Foods that are rich in protein include the following.
- Lean meats
- Tempe and tofu
- Fish – cooked and never raw
- Peas, lentils and beans
The recommended amount of calcium for pregnant women is 1,000 mg. If however you are under 18 years old and are pregnant, try to consume at least 1,300 mg each day.
Calcium is extremely important for the development of the baby’s teeth and bones. It also helps in the smooth running of the nerves, muscles, and circulatory system. The foods that you can find rich in calcium include the following.
- Dairy products such as yogurt, milk, and cheese
- White beans
- Sardines and salmon
- Calcium-fortified juices and cereals
- Green vegetables such as broccoli and kale
Folate Rich Foods
This is what is known as folic acid, and it is in the class of B Vitamins. Folic acid is one of the most essential minerals in pregnancy, and when women discover they are pregnant, they are immediately put on folic acid.
It reduces the risks of neural tube defects such as spina bifida and also eliminates the chances of premature labor.

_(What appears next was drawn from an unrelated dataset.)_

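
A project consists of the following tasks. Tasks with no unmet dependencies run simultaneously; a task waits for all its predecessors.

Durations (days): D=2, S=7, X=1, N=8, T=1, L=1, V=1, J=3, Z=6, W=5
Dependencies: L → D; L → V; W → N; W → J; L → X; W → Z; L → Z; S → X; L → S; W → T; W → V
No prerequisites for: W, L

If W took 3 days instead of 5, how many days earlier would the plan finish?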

A recent study found that Folic Acid also reduced the risk of congenital heart defects in children. And while pregnant, women should try and consume at between 400 and 800 micrograms each day. The best food sources for folic acid are the following.
- Fortified cereals
- Black eyed peas
- Dark green veggies such as cabbage, spinach, and collard greens
- Whole grains like rice
It is a good idea – and the doctor will probably tell you this – to take folic acid supplements as part of your prenatal treatment and throughout your pregnancy. The reason behind this is that there isn’t any guarantee that you will be able to meet the daily folic acid requirements.
Pregnant women are required to drink plenty of water compared to women who are not pregnant. This is so they can stay hydrated at all times. The water also helps in forming the amniotic sac and the placenta.

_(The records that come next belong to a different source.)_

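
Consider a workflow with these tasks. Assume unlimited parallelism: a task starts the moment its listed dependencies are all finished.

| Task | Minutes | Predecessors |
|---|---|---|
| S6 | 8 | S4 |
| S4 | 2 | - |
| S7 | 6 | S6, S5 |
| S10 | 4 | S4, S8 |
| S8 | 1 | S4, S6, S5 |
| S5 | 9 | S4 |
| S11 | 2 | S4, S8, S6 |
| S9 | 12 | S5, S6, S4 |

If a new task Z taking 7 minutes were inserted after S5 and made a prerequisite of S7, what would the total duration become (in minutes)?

24

Originally the plan takes 23 minutes.
With Z inserted, S7 now waits for max(S6, S5, Z).
New critical path: S4→S5→Z→S7 = 2+9+7+6 = 24 ⇒ 24 minutes.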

Dehydration during pregnancy is very serious and can lead to some terrible complications such as a reduction in breast milk and neural tube defects. If you are pregnant, you should be taking at least 8 -12 glasses of water each day so you don’t become dehydrated.
Those are some of the main classes of food that you should take in your second trimester, and basically throughout your pregnancy. Even though you may feel cravings every now and then, ensure that you meet your daily nutrition requirements first.